A Real Batch Job Puts The Elm Architecture to the Test
A real batch job running on elm-run explores union-type state machines, type-safe retry/rewind, and domain models shared with a Lamdera app.
To stress-test the native Elm runtime elm-run, the author swapped a toy proof-of-concept for the real, sizeable batch job inside an actual application. Unlike elm-pages' Script mode, which chains steps as a linear BackendTask pipeline, this exercise ran a genuine Elm Architecture loop—init, update, subscriptions—against the operating system instead of the browser, which turned out to matter a lot for a job babysitting hundreds of items each drifting through multiple states and occasionally failing midway.

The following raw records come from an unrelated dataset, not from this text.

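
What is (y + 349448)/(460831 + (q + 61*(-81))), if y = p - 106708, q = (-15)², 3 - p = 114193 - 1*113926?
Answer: 242476/456115 ≈ 0.53161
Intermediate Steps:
p = -264 (p = 3 - (114193 - 1*113926) = 3 - (114193 - 113926) = 3 - 1*267 = 3 - 267 = -264)
q = 225
y = -106972 (y = -264 - 106708 = -106972)
(y + 349448)/(460831 + (q + 61*(-81))) = (-106972 + 349448)/(460831 + (225 + 61*(-81))) = 242476/(460831 + (225 - 4941)) = 242476/(460831 - 4716) = 242476/456115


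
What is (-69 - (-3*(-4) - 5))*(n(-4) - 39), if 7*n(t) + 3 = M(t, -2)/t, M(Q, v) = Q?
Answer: 20900/7 ≈ 2985.7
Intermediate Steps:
n(t) = -2/7 (n(t) = -3/7 + (t/t)/7 = -3/7 + (⅐)*1 = -3/7 + ⅐ = -2/7)
(-69 - (-3*(-4) - 5))*(n(-4) - 39) = (-69 - (-3*(-4) - 5))*(-2/7 - 39) = (-69 - (12 - 5))*(-275/7) = (-69 - 1*7)*(-275/7) = (-69 - 7)*(-275/7) = -76*(-275/7) = 20900/7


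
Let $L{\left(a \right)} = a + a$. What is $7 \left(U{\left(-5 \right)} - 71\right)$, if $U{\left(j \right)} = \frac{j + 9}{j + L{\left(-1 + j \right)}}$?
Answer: $- \frac{8477}{17} \approx -498.65$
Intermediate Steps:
$L{\left(a \right)} = 2 a$
$U{\left(j \right)} = \frac{9 + j}{-2 + 3 j}$ ($U{\left(j \right)} = \frac{j + 9}{j + 2 \left(-1 + j\right)} = \frac{9 + j}{j + \left(-2 + 2 j\right)} = \frac{9 + j}{-2 + 3 j}$)
$7 \left(U{\left(-5 \right)} - 71\right) = 7 \left(\frac{9 - 5}{-2 + 3 \left(-5\right)} - 71\right) = 7 \left(\frac{1}{-2 - 15} \cdot 4 - 71\right) = 7 \left(\frac{1}{-17} \cdot 4 - 71\right) = 7 \left(\left(- \frac{1}{17}\right) 4 - 71\right) = 7 \left(- \frac{4}{17} - 71\right) = 7 \left(- \frac{1211}{17}\right) = - \frac{8477}{17}$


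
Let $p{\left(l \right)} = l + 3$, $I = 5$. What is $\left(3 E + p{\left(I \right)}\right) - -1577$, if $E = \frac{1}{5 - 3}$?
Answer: $\frac{3173}{2} \approx 1586.5$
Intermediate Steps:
$p{\left(l \right)} = 3 + l$
$E = \frac{1}{2} \approx 0.5$
$\left(3 E + p{\left(I \right)}\right) - -1577 = \left(3 \cdot \frac{1}{2} + \left(3 + 5\right)\right) - -1577 = \left(\frac{3}{2} + 8\right) + 1577 = \frac{19}{2} + 1577 = \frac{3173}{2}$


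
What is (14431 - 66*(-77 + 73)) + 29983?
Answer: 44678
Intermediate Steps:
(14431 - 66*(-77 + 73)) + 29983 = (14431 - 66*(-4)) + 29983 = (14431 + 264) + 29983 = 14695 + 29983 = 44678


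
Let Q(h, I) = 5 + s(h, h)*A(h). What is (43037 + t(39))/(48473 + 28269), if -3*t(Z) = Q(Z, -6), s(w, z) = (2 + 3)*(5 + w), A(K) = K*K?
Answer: -102757/115113 ≈ -0.89266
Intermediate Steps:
A(K) = K**2
s(w, z) = 25 + 5*w (s(w, z) = 5*(5 + w) = 25 + 5*w)
Q(h, I) = 5 + h**2*(25 + 5*h) (Q(h, I) = 5 + (25 + 5*h)*h**2 = 5 + h**2*(25 + 5*h))
t(Z) = -5/3 - 5*Z**2*(5 + Z)/3 (t(Z) = -(5 + 5*Z**2*(5 + Z))/3 = -5/3 - 5*Z**2*(5 + Z)/3)
(43037 + t(39))/(48473 + 28269) = (43037 + (-5/3 + (5/3)*39**2*(-5 - 1*39)))/(48473 + 28269) = (43037 + (-5/3 + (5/3)*1521*(-5 - 39)))/76742 = (43037 + (-5/3 + (5/3)*1521*(-44)))*(1/76742) = (43037 + (-5/3 - 111540))*(1/76742) = (43037 - 334625/3)*(1/76742) = -205514/3*1/76742 = -102757/115113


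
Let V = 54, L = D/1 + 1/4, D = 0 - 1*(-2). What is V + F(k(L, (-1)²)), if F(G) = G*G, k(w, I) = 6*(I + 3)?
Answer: 630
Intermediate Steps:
D = 2 (D = 0 + 2 = 2)
L = 9/4 (L = 2/1 + 1/4 = 2*1 + 1*(¼) = 2 + ¼ = 9/4 ≈ 2.2500)
k(w, I) = 18 + 6*I (k(w, I) = 6*(3 + I) = 18 + 6*I)
F(G) = G²
V + F(k(L, (-1)²)) = 54 + (18 + 6*(-1)²)² = 54 + (18 + 6*1)² = 54 + (18 + 6)² = 54 + 24² = 54 + 576 = 630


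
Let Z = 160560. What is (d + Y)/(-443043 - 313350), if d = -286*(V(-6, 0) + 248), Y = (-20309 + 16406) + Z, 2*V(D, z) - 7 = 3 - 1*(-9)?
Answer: -83012/756393 ≈ -0.10975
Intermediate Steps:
V(D, z) = 19/2 (V(D, z) = 7/2 + (3 - 1*(-9))/2 = 7/2 + (3 + 9)/2 = 7/2 + (1/2)*12 = 7/2 + 6 = 19/2)
Y = 156657 (Y = (-20309 + 16406) + 160560 = -3903 + 160560 = 156657)
d = -73645 (d = -286*(19/2 + 248) = -286*515/2 = -73645)
(d + Y)/(-443043 - 313350) = (-73645 + 156657)/(-443043 - 313350) = 83012/(-756393) = 83012*(-1/756393) = -83012/756393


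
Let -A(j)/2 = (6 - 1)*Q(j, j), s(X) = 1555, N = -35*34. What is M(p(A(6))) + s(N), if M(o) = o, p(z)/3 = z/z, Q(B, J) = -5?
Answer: 1558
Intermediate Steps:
N = -1190
A(j) = 50 (A(j) = -2*(6 - 1)*(-5) = -10*(-5) = -2*(-25) = 50)
p(z) = 3 (p(z) = 3*(z/z) = 3*1 = 3)
M(p(A(6))) + s(N) = 3 + 1555 = 1558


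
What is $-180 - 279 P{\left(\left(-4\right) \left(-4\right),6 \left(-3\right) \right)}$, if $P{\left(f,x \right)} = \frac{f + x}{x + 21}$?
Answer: $6$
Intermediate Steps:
$P{\left(f,x \right)} = \frac{f + x}{21 + x}$
$-180 - 279 P{\left(\left(-4\right) \left(-4\right),6 \left(-3\right) \right)} = -180 - 279 \frac{\left(-4\right) \left(-4\right) + 6 \left(-3\right)}{21 + 6 \left(-3\right)} = -180 - 279 \frac{16 - 18}{21 - 18} = -180 - 279 \cdot \frac{1}{3} \left(-2\right) = -180 - -186 = -180 + 186 = 6$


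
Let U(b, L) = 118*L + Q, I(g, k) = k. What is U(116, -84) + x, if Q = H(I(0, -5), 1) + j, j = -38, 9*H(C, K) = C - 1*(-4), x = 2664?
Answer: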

Each batch item is modeled as a union type spanning states like Queued, Submitted, Processing, Finished, and Failed, so illegal transitions—like fetching a result for something never submitted—become unrepresentable at compile time. Because the Failed variant carries the entire prior Item, rewinding a failure is just returning to that previous state, turning retries from 'restart and hope it's idempotent' into 'resume from where you left off.'
The piece argues this discipline matters more for batch workloads than for UIs: an unhandled case in a frontend is a visible stuck spinner, but in a batch job it's a silent skip nobody notices until much later, which is exactly where exhaustive pattern matching pays off. Because update is a pure function, replaying recorded message sequences lets the author test resume-from-checkpoint behavior without touching IO.
The most striking part is architectural: the same Elm domain types, encoders, and decoders now run across three runtimes—a Lamdera frontend, a Lamdera backend, and a native batch binary compiled via elm-run—eliminating an entire class of drift bugs between client and worker that untyped boundaries typically accumulate over time.